The Green Guides, which were last revised in 1998, include guidance as related to general principles that apply to all environmental marketing claims, how consumer are likely to interpret particular claims and how marketers can substantiate these claims, and how marketers can qualify their claims to avoid deceiving consumers.


The proposed changes include new guidance on marketers’ use of product certifications and seals of approval, “renewable energy” claims, “renewable materials” claims, and “carbon offset” claims.


The revised Guides caution marketers not to make blanket, general claims that a product is “environmentally friendly” or “eco-friendly” because the FTC’s consumer perception study confirms that such claims are likely to suggest that the product has specific and far-reaching environmental benefits. The agency said very few products, if any, have all the attributes consumers seem to perceive from such claims.
The proposed Guides also caution marketers not to use unqualified certifications or seals of approval – those that do not specify the basis for the certification. The Guides more state that unqualified product certifications and seals of approval likely constitute “general environmental benefit claims”, and they advise marketers that the qualifications they apply to certifications or seals should be “clear, prominent, and specific.”


Next, the proposed revised Guides advise marketers how consumers are likely to understand certain environmental claims, including that a product is degradable, compostable, or “free of” a particular substance.
The FTC says its research suggests that consumers could be misled by these claims because they interpret them differently than marketers intend. Because of this, the Guides advise marketers to provide specific information about the materials and energy used. Moreover, marketers should not make unqualified renewable energy claims if the power used to manufacture any part of the product was derived from fossil fuels.

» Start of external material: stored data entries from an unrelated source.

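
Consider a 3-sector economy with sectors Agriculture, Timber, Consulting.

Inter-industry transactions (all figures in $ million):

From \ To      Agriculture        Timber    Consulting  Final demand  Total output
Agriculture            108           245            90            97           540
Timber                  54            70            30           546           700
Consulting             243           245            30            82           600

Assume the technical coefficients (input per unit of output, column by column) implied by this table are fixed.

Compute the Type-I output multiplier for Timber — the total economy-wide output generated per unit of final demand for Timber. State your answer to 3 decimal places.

m_2 = 2.692

Technical coefficients a_ij = z_ij / X_j:
  a_11 = 108/540 = 0.20, a_21 = 54/540 = 0.10, a_31 = 243/540 = 0.45
  a_12 = 245/700 = 0.35, a_22 = 70/700 = 0.10, a_32 = 245/700 = 0.35
  a_13 = 90/600 = 0.15, a_23 = 30/600 = 0.05, a_33 = 30/600 = 0.05
I − A =
  [   0.80    -0.35    -0.15]
  [  -0.10     0.90    -0.05]
  [  -0.45    -0.35     0.95]
Cofactors of I−A, C_ij = (−1)^(i+j)·(minor ij) (rows/columns in the sector order above):
  C_11 = (0.90)(0.95) − (-0.05)(-0.35) = 0.8375
  C_12 = −[(-0.10)(0.95) − (-0.05)(-0.45)] = 0.1175
  C_13 = (-0.10)(-0.35) − (0.90)(-0.45) = 0.4400
  C_21 = −[(-0.35)(0.95) − (-0.15)(-0.35)] = 0.3850
  C_22 = (0.80)(0.95) − (-0.15)(-0.45) = 0.6925
  C_23 = −[(0.80)(-0.35) − (-0.35)(-0.45)] = 0.4375
  C_31 = (-0.35)(-0.05) − (-0.15)(0.90) = 0.1525
  C_32 = −[(0.80)(-0.05) − (-0.15)(-0.10)] = 0.0550
  C_33 = (0.80)(0.90) − (-0.35)(-0.10) = 0.6850
det(I−A) = Σ_j (I−A)_1j·C_1j = (0.80)(0.8375) + (-0.35)(0.1175) + (-0.15)(0.4400) = 0.562875
adj(I−A) = Cᵀ =
  [ 0.8375   0.3850   0.1525]
  [ 0.1175   0.6925   0.0550]
  [ 0.4400   0.4375   0.6850]
(I − A)⁻¹ = adj(I−A) / det(I−A) ≈
  [   1.4879     0.6840     0.2709]
  [   0.2087     1.2303     0.0977]
  [   0.7817     0.7773     1.2170]
The output multiplier for sector j is the column-j sum of the Leontief inverse (I − A)⁻¹ = adj(I−A) / det(I−A).
Column 2 of adj(I−A): (0.3850, 0.6925, 0.4375); det(I−A) = 0.562875.
m_2 = (0.3850 + 0.6925 + 0.4375) / 0.562875 = 1.515 / 0.562875 ≈ 2.692.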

The proposal also provide new advice about carbon offset claims. Carbon offsets fund projects that reduce greenhouse gas emissions in one place in order to counterbalance or “offset” emissions that occur elsewhere. The Guides advise marketers to disclose if the emission reductions that are being offset by a consumer’s purchase will not occur within two years. They also advise marketers to avoid advertising an offset if the activity that produces the offset is already required by law.